Grund: „Der Hausverwalter hat mir erst mit Kündigung gedroht und jetzt das Mietverhältnis zum 15. August 2024 gekündigt“, berichtet der Hausarzt, der seit 14 Jahren seine Praxis im „Haus Victoria“ am Leopoldsplatz hat und seit vielen Monaten auch gegen Corona impft.
„Er hat mich angerufen und mir erklärt, dass ich meine Patienten, die zum Impfen kommen, auf der Straße warten lassen oder alle zusammen in die Praxis nehmen soll. Vor der Tür und im Treppenhaus hätten sie nichts verloren. Das sei kein Wartebereich“, erzählt der Mediziner und präsentiert die Kündigung.
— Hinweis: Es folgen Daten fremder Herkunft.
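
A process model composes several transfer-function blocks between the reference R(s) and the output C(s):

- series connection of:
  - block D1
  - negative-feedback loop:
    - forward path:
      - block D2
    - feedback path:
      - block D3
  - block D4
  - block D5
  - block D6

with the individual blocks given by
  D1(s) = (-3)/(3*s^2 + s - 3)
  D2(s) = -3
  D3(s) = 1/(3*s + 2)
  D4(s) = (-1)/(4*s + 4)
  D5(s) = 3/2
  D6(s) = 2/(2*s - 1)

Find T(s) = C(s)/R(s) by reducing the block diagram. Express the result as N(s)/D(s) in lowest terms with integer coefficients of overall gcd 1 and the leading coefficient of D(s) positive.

Step 1: reduce the feedback loop with forward D2 and return D3, giving (-9*s - 6)/(3*s - 1)
Step 2: cascade D1, [D2/(1+D2*D3)], D4, D5, D6 - this is the overall T(s), already in the required normalized form

Answer: (-81*s - 54)/(72*s^5 + 36*s^4 - 116*s^3 - 16*s^2 + 52*s - 12)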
Hausverwalter kündigt Mietverhältnis zum Vertragsende
In der steht geschrieben: „An der vereinbarten Verlängerung um weitere fünf Jahre haben wir kein Interesse und kündigen daher bereits heute das Mietverhältnis zum Vertragsende.“ Burg hält die Vorwürfe für absurd und in der momentan sehr angespannten Lage für ein völlig falsches Signal.
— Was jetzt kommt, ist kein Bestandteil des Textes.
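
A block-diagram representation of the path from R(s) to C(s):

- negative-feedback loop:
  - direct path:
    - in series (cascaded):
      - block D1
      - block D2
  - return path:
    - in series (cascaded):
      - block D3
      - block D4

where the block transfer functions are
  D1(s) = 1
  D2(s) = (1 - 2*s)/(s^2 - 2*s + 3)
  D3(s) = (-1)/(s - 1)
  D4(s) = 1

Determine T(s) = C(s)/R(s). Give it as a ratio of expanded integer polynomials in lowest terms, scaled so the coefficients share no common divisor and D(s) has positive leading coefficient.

Step 1: combine D1, D2 in series gives (1 - 2*s)/(s^2 - 2*s + 3)
Step 2: cascade D3, D4 gives (-1)/(s - 1)
Step 3: collapse the loop ((D1*D2) forward, (D3*D4) return), which is the overall transfer function T(s) = C(s)/R(s) in lowest terms

Answer: (-2*s^2 + 3*s - 1)/(s^3 - 3*s^2 + 7*s - 4)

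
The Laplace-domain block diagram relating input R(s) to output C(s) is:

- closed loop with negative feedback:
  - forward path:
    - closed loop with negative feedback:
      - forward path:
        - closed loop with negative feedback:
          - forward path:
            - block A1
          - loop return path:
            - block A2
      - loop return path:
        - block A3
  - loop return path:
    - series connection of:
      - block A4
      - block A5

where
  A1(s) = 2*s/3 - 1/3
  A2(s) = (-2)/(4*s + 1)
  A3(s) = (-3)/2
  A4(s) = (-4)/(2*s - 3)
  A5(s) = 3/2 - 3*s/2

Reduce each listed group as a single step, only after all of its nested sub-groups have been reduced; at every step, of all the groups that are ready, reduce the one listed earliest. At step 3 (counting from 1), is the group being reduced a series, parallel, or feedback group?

Step 1. apply the feedback formula to A1, A2
Step 2. feedback reduction of [A1/(1+A1*A2)], A3
Step 3. multiply A4, A5 (series)
Step 4. close the feedback loop around [[A1/(1+A1*A2)]/(1+[A1/(1+A1*A2)]*A3)], (A4*A5)
The group at step 3 is a series group.

Answer: series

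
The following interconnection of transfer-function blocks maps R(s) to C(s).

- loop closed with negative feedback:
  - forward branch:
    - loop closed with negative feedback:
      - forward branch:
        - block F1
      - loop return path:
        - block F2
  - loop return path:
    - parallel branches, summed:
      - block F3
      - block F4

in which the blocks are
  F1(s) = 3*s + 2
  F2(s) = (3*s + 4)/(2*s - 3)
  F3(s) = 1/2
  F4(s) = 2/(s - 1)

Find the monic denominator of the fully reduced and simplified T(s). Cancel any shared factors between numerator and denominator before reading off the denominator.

Reducing step by step:

Step 1. close the feedback loop around F1, F2 gives (6*s^2 - 5*s - 6)/(9*s^2 + 20*s + 5)
Step 2. sum the parallel branches F3, F4 gives (s + 3)/(2*s - 2)
Step 3. apply the feedback formula to [F1/(1+F1*F2)], (F3+F4) gives (12*s^3 - 22*s^2 - 2*s + 12)/(24*s^3 + 35*s^2 - 51*s - 28)
The result of step 3 is T(s) in lowest terms. Its denominator has leading coefficient 24; dividing the denominator through by 24 makes it monic.

Answer: s^3 + 35*s^2/24 - 17*s/8 - 7/6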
„Daher habe ich mich an die Landesärztekammer gewandt.“ Der Grund für ein solches Verhalten, „noch dazu in einer Zeit, in der jede Impfung zählt“, ist Burg schleierhaft.
Die Probleme begannen erst in der vergangenen Woche
„Ich impfe jetzt seit April gegen Corona und bisher hat die Hausverwaltung nie etwas gesagt. Das fing erst letzte Woche an. Dabei sollten im Moment doch alle froh sein, dass die älteren Menschen ihre Impfung auffrischen möchten und auch immer mehr Junge kommen“, betont Burg, der nur einmal pro Woche Impfwillige empfängt. Und zwar immer mittwochs.
„Wegen der Pandemie habe ich im Frühjahr meinen freien Nachmittag aufgegeben und biete jetzt zusätzlich zum normalen Praxisbetrieb eine offene Impfsprechstunde für alle an, also auch für Leute, die nicht meine Patienten sind.“
Jeden Mittwoch ab 15 Uhr impft Burg maximal eine Stunde lang. Im Schnitt kommen seinen Angaben zufolge etwa 20 Personen, darunter viele Hochbetagte. „Die kann ich doch nicht auf der Straße warten lassen“, sagt der Arzt. „Ich frage mich, wie man nur so inhuman sein kann, dass man so etwas von mir verlangt?“
Ich frage mich, wie man so inhuman sein kann.Egon Burg, Hausarzt
Da er auf Sicherheit achten müsse, dürfe er gar nicht alle Menschen gleichzeitig in die Praxis lassen. Somit sei es auch nicht zu verhindern, dass sie einige Zeit vor der Tür beziehungsweise im Treppenhaus warten.
„Sie stehen dort aber nur kurz und immer mit dem nötigen Abstand, der sich in diesem riesigen Treppenhaus problemlos gewährleisten lässt“, betont Burg, der immer nur sechs Personen in die Praxis holt. Dann seien die nächsten an der Reihe. Das gehe sehr flott.
Der Offenburger Hausverwalter, der seinen Namen nicht in der Zeitung lesen möchte, erklärt gegenüber dieser Redaktion: „Wenn jeder Mieter seine eigenen Regeln aufstellt und jeder Arzt seine Patienten im Treppenhaus warten lässt, führt das zum Chaos.“ Es könne nicht sein, dass sich eine Partei bestimmte Rechte herausnehme, die andere nicht haben.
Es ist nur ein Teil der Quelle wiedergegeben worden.